Ferrare, capitale de la restauration

Grâce à son salon Restauro, dont c'est la onzième édition, la ville italienne est devenue le rendez-vous des professionnels du patrimoine.


© D.R
FERRARE. Un salon culturel à vocation professionnelle, aujourd'hui, ne peut se contenter d'aligner une longue file de stands. Il doit proposer également un riche menu de colloques, rencontres, débats et expositions. C'est du moins le credo de Restauro, le salon de la restauration, lancé en 1991 dans la capitale de la famille d'Este, qui propose en quelques jours 103 rencontres de ce type, d'une «Introduction à la biologie végétale pour la conservation des livres et manuscrits» à «techniques de thermographie infrarouge» ou à un «bilan de la restauration des enduits et des fresques de l'oratoire de la Passion à la basilique Saint Ambroise de Milan». «La fréquentation a suivi une augmentation constante depuis les débuts en 1991, explique Anna Maria Vigilante, la directrice de la communication.

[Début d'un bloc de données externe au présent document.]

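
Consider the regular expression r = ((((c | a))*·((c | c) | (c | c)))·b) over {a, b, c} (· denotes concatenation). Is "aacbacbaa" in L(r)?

No split of aacbacbaa into u·v has (((c|a))*·((c|c)|(c|c))) matching u and b matching v.

no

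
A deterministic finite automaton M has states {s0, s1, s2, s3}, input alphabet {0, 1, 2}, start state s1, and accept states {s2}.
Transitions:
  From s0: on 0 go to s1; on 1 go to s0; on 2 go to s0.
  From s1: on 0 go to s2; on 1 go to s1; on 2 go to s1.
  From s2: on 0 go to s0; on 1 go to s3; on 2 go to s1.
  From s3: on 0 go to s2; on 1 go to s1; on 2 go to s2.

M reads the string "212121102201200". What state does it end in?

s1 --2--> s1
s1 --1--> s1
s1 --2--> s1
s1 --1--> s1
s1 --2--> s1
s1 --1--> s1
s1 --1--> s1
s1 --0--> s2
s2 --2--> s1
s1 --2--> s1
s1 --0--> s2
s2 --1--> s3
s3 --2--> s2
s2 --0--> s0
s0 --0--> s1

s1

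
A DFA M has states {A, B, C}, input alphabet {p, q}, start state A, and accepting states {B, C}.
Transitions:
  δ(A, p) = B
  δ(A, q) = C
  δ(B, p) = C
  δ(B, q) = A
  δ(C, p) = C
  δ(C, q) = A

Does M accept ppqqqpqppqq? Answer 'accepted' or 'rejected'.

accepted

A --p--> B
B --p--> C
C --q--> A
A --q--> C
C --q--> A
A --p--> B
B --q--> A
A --p--> B
B --p--> C
C --q--> A
A --q--> C
End in state C, which is an accepting state.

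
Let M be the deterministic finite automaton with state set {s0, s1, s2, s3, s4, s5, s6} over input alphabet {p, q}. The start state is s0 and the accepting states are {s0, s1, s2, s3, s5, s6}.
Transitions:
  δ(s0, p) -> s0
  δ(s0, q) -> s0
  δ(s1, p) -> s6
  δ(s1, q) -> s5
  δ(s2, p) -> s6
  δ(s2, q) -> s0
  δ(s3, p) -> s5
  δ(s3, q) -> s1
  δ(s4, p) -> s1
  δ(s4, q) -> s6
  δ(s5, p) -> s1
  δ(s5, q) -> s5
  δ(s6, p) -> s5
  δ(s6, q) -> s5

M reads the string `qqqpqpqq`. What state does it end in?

s0

s0 --q--> s0
s0 --q--> s0
s0 --q--> s0
s0 --p--> s0
s0 --q--> s0
s0 --p--> s0
s0 --q--> s0
s0 --q--> s0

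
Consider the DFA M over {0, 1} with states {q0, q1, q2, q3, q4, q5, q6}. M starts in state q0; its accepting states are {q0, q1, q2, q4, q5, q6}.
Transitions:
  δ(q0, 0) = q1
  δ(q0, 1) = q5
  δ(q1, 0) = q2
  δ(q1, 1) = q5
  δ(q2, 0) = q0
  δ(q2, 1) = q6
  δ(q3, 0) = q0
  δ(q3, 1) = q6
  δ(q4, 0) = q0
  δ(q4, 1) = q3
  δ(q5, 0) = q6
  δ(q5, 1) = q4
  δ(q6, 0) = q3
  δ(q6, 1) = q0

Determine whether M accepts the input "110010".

q0 --1--> q5
q5 --1--> q4
q4 --0--> q0
q0 --0--> q1
q1 --1--> q5
q5 --0--> q6
End in state q6, which is an accepting state.

accepted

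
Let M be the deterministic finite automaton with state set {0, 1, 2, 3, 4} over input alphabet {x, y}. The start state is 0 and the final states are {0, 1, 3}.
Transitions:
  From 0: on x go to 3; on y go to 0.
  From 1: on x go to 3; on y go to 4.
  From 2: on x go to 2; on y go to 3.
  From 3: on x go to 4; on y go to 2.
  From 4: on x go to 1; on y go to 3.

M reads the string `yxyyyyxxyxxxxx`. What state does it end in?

3

0 --y--> 0
0 --x--> 3
3 --y--> 2
2 --y--> 3
3 --y--> 2
2 --y--> 3
3 --x--> 4
4 --x--> 1
1 --y--> 4
4 --x--> 1
1 --x--> 3
3 --x--> 4
4 --x--> 1
1 --x--> 3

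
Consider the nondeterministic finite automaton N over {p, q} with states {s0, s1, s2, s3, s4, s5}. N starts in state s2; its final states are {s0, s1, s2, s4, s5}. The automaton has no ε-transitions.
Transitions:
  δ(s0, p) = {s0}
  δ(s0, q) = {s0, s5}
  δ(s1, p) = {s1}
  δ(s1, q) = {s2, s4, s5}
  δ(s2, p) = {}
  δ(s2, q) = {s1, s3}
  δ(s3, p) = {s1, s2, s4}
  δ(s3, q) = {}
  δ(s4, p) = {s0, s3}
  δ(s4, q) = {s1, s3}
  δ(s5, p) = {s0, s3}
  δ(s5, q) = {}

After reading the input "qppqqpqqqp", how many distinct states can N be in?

Start: {s2}
read q: {s1, s3}
read p: {s1, s2, s4}
read p: {s0, s1, s3}
read q: {s0, s2, s4, s5}
read q: {s0, s1, s3, s5}
read p: {s0, s1, s2, s3, s4}
read q: {s0, s1, s2, s3, s4, s5}
read q: {s0, s1, s2, s3, s4, s5}
read q: {s0, s1, s2, s3, s4, s5}
read p: {s0, s1, s2, s3, s4}
Final reachable set {s0, s1, s2, s3, s4} has 5 states.

5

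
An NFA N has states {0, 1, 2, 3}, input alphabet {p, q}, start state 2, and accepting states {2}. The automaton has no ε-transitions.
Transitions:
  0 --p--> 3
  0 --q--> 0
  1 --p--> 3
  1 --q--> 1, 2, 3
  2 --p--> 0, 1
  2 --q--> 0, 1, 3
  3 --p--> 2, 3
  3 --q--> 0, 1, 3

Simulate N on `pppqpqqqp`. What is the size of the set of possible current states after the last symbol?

Start: {2}
read p: {0, 1}
read p: {3}
read p: {2, 3}
read q: {0, 1, 3}
read p: {2, 3}
read q: {0, 1, 3}
read q: {0, 1, 2, 3}
read q: {0, 1, 2, 3}
read p: {0, 1, 2, 3}
Final reachable set {0, 1, 2, 3} has 4 states.

4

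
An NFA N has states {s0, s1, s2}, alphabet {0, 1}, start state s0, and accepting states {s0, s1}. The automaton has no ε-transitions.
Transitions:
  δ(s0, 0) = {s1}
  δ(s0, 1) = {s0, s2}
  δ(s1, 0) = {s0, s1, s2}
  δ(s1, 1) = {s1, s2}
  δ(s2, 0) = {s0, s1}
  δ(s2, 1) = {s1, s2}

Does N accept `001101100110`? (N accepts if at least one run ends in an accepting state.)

accepted

Start: {s0}
read 0: {s1}
read 0: {s0, s1, s2}
read 1: {s0, s1, s2}
read 1: {s0, s1, s2}
read 0: {s0, s1, s2}
read 1: {s0, s1, s2}
read 1: {s0, s1, s2}
read 0: {s0, s1, s2}
read 0: {s0, s1, s2}
read 1: {s0, s1, s2}
read 1: {s0, s1, s2}
read 0: {s0, s1, s2}
Reachable ∩ accepting = {s0, s1} — nonempty.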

En 2003, pour la 10e édition, nous avons reçu 28 400 visiteurs et nous en attendons plus de 30 000 cette année. A cela, il faut ajouter le poids des délégations nationales, chacune comptant plusieurs dizaines de personnes, qui sont spécialement invitées chaque année. En 2004, elles viendront notamment de Russie, d'Ukraine, du Chili, de Turquie, d'Egypte ou de Jordanie.» Autant de pays qui viennent s'informer des dernières techniques ou prendre contact avec les producteurs de mosaïque, de travertin, d'aciers spéciaux ou de machines-outils. Malgré le développement de la manifestation, les quelque 260 exposants restent, dans leur grande majorité, italiens. «Nous avons participé à Restauro il y a quelques années, explique Pierre Chevallier, président de l'entreprise homonyme, spécialisée dans les tapisseries, et de la SEMA (Société des métiers d'art). Il n'est pas facile de s'introduire sur ce marché même si nous avons récemment réalisé une intervention importante, avec le mécénat de la famille Agnelli : la restauration des tapisseries de Capodimonte».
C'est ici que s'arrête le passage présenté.